What else? We can also compare Tax Receipts to the country’s GDP – after all if GDP is a sort of income measure, we can get an effective tax rate the Federal government collects on that overall “income” (Exhibit 5). This measure is very volatile but overall the trend (dotted red line) has been to the lower “tax rate”.  Another way to look at it is Annual Growth Rates by decade in Exhibit 6. There were significant differences in growth rates in different periods – most striking was the overall decline in tax revenues in 2000’s (thank you Bush 43) despite GDP growing at 4.2% annual rate! However, from 1950 through 2017 the overall tax receipts grew at almost exactly same pace as the GDP/income of the nation. The composition of those receipts changed, with more of the tax burden falling on individual taxpayers vs the corporations. Although, it would be difficult to isolate changes in business structures of corporations vs pass-through entities (which are taxed on Individual side of the ledger).

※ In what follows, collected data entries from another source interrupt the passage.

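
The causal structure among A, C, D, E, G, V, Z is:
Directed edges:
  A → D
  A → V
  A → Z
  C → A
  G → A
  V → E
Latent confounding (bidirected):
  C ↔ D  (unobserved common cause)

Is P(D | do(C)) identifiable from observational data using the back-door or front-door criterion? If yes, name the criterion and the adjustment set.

P(D|do(C)): frontdoor, adjust for {A}.

desc(C)\{C}={A,D,E,V,Z}; candidates ⊆ {G}.
C↔D: latent back-door arc(s) into C.
size 0: {}; under {} C still reaches {D} ∋ D.
size 1: {G}; under {G} C still reaches {D} ∋ D.
C↔D cannot be blocked by any observed set — no back-door set.
{A}: (i) intercepts every directed C→D path; (ii) no back-door C→{A}; (iii) {C} blocks every back-door {A}→D. Front-door holds.
P(D|do(C)) = Σ_{A} P(A|C) Σ_{C'} P(D|A,C')P(C').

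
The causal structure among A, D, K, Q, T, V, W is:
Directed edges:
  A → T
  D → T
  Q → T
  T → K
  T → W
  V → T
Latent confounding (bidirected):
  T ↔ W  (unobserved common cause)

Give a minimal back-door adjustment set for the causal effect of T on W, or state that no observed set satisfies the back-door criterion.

T→W: no observed back-door set.

desc(T)\{T}={K,W}; candidates ⊆ {A,D,Q,V}.
T↔W: latent back-door arc(s) into T.
size 0: {}; under {} T still reaches {A,D,Q,V,W} ∋ W.
size 1: {A}, {D}, {Q} …(+1); under {A} T still reaches {D,Q,V,W} ∋ W.
size 2: {A,D}, {A,Q}, {A,V} …(+3); under {A,D} T still reaches {Q,V,W} ∋ W.
T↔W cannot be blocked by any observed set — no back-door set.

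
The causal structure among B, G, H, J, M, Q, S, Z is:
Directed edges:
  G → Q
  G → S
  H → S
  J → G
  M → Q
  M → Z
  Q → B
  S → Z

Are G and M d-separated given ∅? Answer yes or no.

Yes — G ⊥ M | ∅.

Bayes-Ball from G | ∅ reaches {B,J,Q,S,Z}.
M ∉ reach(G|∅) ⇒ G ⊥ M | ∅.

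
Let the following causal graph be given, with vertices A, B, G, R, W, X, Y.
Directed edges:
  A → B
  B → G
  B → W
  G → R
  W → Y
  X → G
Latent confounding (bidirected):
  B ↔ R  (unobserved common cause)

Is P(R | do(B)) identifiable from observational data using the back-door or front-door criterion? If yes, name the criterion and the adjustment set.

P(R|do(B)): frontdoor, adjust for {G}.

desc(B)\{B}={G,R,W,Y}; candidates ⊆ {A,X}.
B↔R: latent back-door arc(s) into B.
size 0: {}; under {} B still reaches {A,R} ∋ R.
size 1: {A}, {X}; under {A} B still reaches {R} ∋ R.
size 2: {A,X}; under {A,X} B still reaches {R} ∋ R.
B↔R cannot be blocked by any observed set — no back-door set.
{G}: (i) intercepts every directed B→R path; (ii) no back-door B→{G}; (iii) {B} blocks every back-door {G}→R. Front-door holds.
P(R|do(B)) = Σ_{G} P(G|B) Σ_{B'} P(R|G,B')P(B').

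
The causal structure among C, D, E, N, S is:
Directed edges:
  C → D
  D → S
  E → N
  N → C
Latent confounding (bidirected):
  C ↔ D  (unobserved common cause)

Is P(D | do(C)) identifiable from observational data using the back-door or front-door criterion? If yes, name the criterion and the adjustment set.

desc(C)\{C}={D,S}; candidates ⊆ {E,N}.
C↔D: latent back-door arc(s) into C.
size 0: {}; under {} C still reaches {D,E,N,S} ∋ D.
size 1: {E}, {N}; under {E} C still reaches {D,N,S} ∋ D.
size 2: {E,N}; under {E,N} C still reaches {D,S} ∋ D.
C↔D cannot be blocked by any observed set — no back-door set.
No mediator lies on a directed C→…→D path.
Neither criterion identifies P(D|do(C)) in this graph.

P(D|do(C)): not identifiable (no BD/FD set).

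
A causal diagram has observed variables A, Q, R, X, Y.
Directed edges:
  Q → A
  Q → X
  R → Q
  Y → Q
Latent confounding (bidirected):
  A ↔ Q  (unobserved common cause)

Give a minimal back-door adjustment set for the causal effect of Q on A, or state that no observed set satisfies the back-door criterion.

Q→A: no observed back-door set.

desc(Q)\{Q}={A,X}; candidates ⊆ {R,Y}.
Q↔A: latent back-door arc(s) into Q.
size 0: {}; under {} Q still reaches {A,R,Y} ∋ A.
size 1: {R}, {Y}; under {R} Q still reaches {A,Y} ∋ A.
size 2: {R,Y}; under {R,Y} Q still reaches {A} ∋ A.
Q↔A cannot be blocked by any observed set — no back-door set.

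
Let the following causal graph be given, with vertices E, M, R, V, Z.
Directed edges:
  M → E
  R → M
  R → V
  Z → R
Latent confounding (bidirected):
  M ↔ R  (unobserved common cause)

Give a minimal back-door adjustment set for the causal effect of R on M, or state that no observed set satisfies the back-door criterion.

R→M: no observed back-door set.

desc(R)\{R}={E,M,V}; candidates ⊆ {Z}.
R↔M: latent back-door arc(s) into R.
size 0: {}; under {} R still reaches {E,M,Z} ∋ M.
size 1: {Z}; under {Z} R still reaches {E,M} ∋ M.
R↔M cannot be blocked by any observed set — no back-door set.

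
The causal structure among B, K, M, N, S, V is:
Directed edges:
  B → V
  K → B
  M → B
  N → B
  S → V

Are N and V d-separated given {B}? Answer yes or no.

Bayes-Ball from N | {B} reaches {K,M}.
V ∉ reach(N|{B}) ⇒ N ⊥ V | {B}.

Yes — N ⊥ V | {B}.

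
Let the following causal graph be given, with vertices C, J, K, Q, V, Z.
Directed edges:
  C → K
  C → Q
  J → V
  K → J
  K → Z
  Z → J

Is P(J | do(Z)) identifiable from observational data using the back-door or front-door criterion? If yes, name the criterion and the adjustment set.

desc(Z)\{Z}={J,V}; candidates ⊆ {C,K,Q}.
size 0: {}; under {} Z still reaches {C,J,K,Q,V} ∋ J.
{K}: Z⊥J given {K} in G with Z→· removed — back-door holds.
P(J|do(Z)) = Σ_{K} P(J|Z,K)·P(K).

P(J|do(Z)): backdoor, adjust for {K}.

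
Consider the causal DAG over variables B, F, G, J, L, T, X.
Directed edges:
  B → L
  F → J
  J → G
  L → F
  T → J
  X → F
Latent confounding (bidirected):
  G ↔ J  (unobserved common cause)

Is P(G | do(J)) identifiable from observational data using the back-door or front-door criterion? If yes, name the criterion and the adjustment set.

desc(J)\{J}={G}; candidates ⊆ {B,F,L,T,X}.
J↔G: latent back-door arc(s) into J.
size 0: {}; under {} J still reaches {B,F,G,L,T,X} ∋ G.
size 1: {B}, {F}, {L} …(+2); under {B} J still reaches {F,G,L,T,X} ∋ G.
size 2: {B,F}, {B,L}, {B,T} …(+7); under {B,F} J still reaches {G,T} ∋ G.
J↔G cannot be blocked by any observed set — no back-door set.
No mediator lies on a directed J→…→G path.
Neither criterion identifies P(G|do(J)) in this graph.

P(G|do(J)): not identifiable (no BD/FD set).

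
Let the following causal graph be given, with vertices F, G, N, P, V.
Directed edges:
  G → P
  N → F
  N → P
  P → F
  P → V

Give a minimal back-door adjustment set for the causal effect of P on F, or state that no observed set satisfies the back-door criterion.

P→F: minimal back-door set {N}.

desc(P)\{P}={F,V}; candidates ⊆ {G,N}.
size 0: {}; under {} P still reaches {F,G,N} ∋ F.
{N}: P⊥F given {N} in G with P→· removed — back-door holds.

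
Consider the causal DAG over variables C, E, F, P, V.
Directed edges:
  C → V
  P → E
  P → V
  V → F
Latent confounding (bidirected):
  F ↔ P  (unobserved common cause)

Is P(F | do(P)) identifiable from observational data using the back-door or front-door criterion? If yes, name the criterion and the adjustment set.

desc(P)\{P}={E,F,V}; candidates ⊆ {C}.
P↔F: latent back-door arc(s) into P.
size 0: {}; under {} P still reaches {F} ∋ F.
size 1: {C}; under {C} P still reaches {F} ∋ F.
P↔F cannot be blocked by any observed set — no back-door set.
{V}: (i) intercepts every directed P→F path; (ii) no back-door P→{V}; (iii) {P} blocks every back-door {V}→F. Front-door holds.
P(F|do(P)) = Σ_{V} P(V|P) Σ_{P'} P(F|V,P')P(P').

P(F|do(P)): frontdoor, adjust for {V}.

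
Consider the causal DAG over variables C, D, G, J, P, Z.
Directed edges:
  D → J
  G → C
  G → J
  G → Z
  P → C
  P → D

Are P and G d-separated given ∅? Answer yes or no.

Bayes-Ball from P | ∅ reaches {C,D,J}.
G ∉ reach(P|∅) ⇒ P ⊥ G | ∅.

Yes — P ⊥ G | ∅.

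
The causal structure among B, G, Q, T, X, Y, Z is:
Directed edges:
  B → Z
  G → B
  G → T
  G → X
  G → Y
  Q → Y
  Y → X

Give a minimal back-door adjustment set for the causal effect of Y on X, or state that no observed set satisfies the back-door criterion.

Y→X: minimal back-door set {G}.

desc(Y)\{Y}={X}; candidates ⊆ {B,G,Q,T,Z}.
size 0: {}; under {} Y still reaches {B,G,Q,T,X,Z} ∋ X.
{G}: Y⊥X given {G} in G with Y→· removed — back-door holds.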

Exhibit 5 – Subtotal of Tax Receipts as % of Nominal GDP

Exhibit 6 – CAGR for Tax Receipts and GDP by Decade

My original plan was to give it couple of years and see how the annual dollar receipts would change and whether the promised growth would materialize to offset the lower rates. That was before I realized just how volatile year-to-year tax revenues are (Exhibit 7). Economy, corporate profits and regulatory changes swing those numbers all over the place. Standard Deviation (a measure of volatility) of overall tax receipts is 5+ times that of GDP and 12x for the Corporate tax piece.

Exhibit 7 – Year-Over-Year Changes in Tax Receipts and GDP

Anyhow, hope you learned something new and interesting from this data dump. One thing is pretty clear right now – almost everyone (and every corporation) will pay less taxes in 2018. I’m not making any predictions beyond that, we’ll just wait and see overall impact on the economy and the “quality of life” will be!